Managing disparate tools adds more complexity to an already complex IT environment. With so many resources to manage and users to maintain identities for, enterprises need a powerful IAM platform that delivers automation, visibility, monitoring, and access control at scale. A centralized solution can eliminate the gaps common in sprawling IT infrastructures and provide comprehensive visibility across the enterprise, making security and compliance management easier than ever before.
With the right support, an enterprise-wide IAM solution streamlines security and compliance management, allowing companies to secure their data with confidence and focus on meeting strategic objectives.
Companies are using IAM solutions to go far beyond maintaining compliance and avoiding security breaches. IAM helps organizations reach new heights and create even more powerful systems that support their day-to-day operations.
For example, Better.com used IAM technology to make their Zero Trust approach a reality. Rather than manually provisioning access to resources across 41 databases for 124 users, the company leveraged a centralized IAM solution to automate, log, and audit all access requests. This improved Better.com’s incident response time, had a powerful impact on its proactive data loss prevention strategy, and helped the company enforce strict SOC 2 and ISO 27001 compliance standards.
Meanwhile, Hearst leveraged IAM tools to automate highly manual onboarding and offboarding processes that now take only 60 seconds. Streamlined, efficient workflows for provisioning access make supporting new employees easy and convenient without compromising security. Plus, it eliminated the headaches associated with deprovisioning access when employees left or shifted roles.
These identity and access management use cases are just a couple of examples of what’s possible with an enterprise IAM solution like strongDM’s Infrastructure Access Platform.

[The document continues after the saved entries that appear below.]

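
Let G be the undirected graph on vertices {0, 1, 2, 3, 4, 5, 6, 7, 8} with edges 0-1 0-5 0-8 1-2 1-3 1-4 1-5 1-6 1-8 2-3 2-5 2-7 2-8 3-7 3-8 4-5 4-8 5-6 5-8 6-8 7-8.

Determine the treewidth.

A width-3 tree decomposition is:
Bags: B1 = {0, 1, 5, 8}  B2 = {1, 2, 5, 8}  B3 = {1, 4, 5, 8}  B4 = {1, 5, 6, 8}  B5 = {1, 2, 3, 8}  B6 = {2, 3, 7, 8}
Tree: B1–B2, B2–B3, B1–B4, B2–B5, B5–B6
Each bag holds 4 vertices, so the decomposition has width 3, which upper-bounds the treewidth. On the other hand G contains the 4-clique {1, 2, 3, 8}. A clique must lie in a single bag of any decomposition, so no decomposition can have width below 3. Therefore the treewidth is 3.

3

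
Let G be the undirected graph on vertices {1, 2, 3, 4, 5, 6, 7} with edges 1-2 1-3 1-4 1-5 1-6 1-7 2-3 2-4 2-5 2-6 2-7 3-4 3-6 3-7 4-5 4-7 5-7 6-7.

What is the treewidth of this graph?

A width-4 tree decomposition is:
Bags: B1 = {1, 2, 3, 6, 7}  B2 = {1, 2, 3, 4, 7}  B3 = {1, 2, 4, 5, 7}
Tree: B1–B2, B2–B3
The largest bag has 5 vertices, giving width 4; this decomposition certifies tw(G) ≤ 4. For the lower bound, the 5 vertices {1, 2, 3, 4, 7} are pairwise adjacent, and any tree decomposition puts a clique entirely inside one bag — forcing width ≥ 4. Combining the bounds, tw(G) = 4.

4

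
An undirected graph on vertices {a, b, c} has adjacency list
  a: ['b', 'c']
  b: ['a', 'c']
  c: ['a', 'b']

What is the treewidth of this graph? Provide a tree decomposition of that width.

Treewidth 2.
One optimal decomposition is:
Bags: B1 = {a, b, c}
Tree: (single bag)

With just one bag of size 3, the width is 3 − 1 = 2, so tw(G) ≤ 2. On the other hand G contains the 3-clique {a, b, c}. A clique must lie in a single bag of any decomposition, so no decomposition can have width below 2. Therefore the treewidth is 2.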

Security and compliance concerns consume a ton of time, money, and resources from enterprises every year. Often, these initiatives need so much attention that they can stymie an organization’s ability to set more ambitious operations goals. As organizations continue evolving, they need security and compliance tools that can scale rapidly, enhance productivity, and support new technologies, tools, and platforms for hybrid and remote workforces.
strongDM makes IAM easy for any organization. Its Infrastructure Access Platform manages access for all users, with authentication, authorization, networking, and observability, all built right into a single control plane.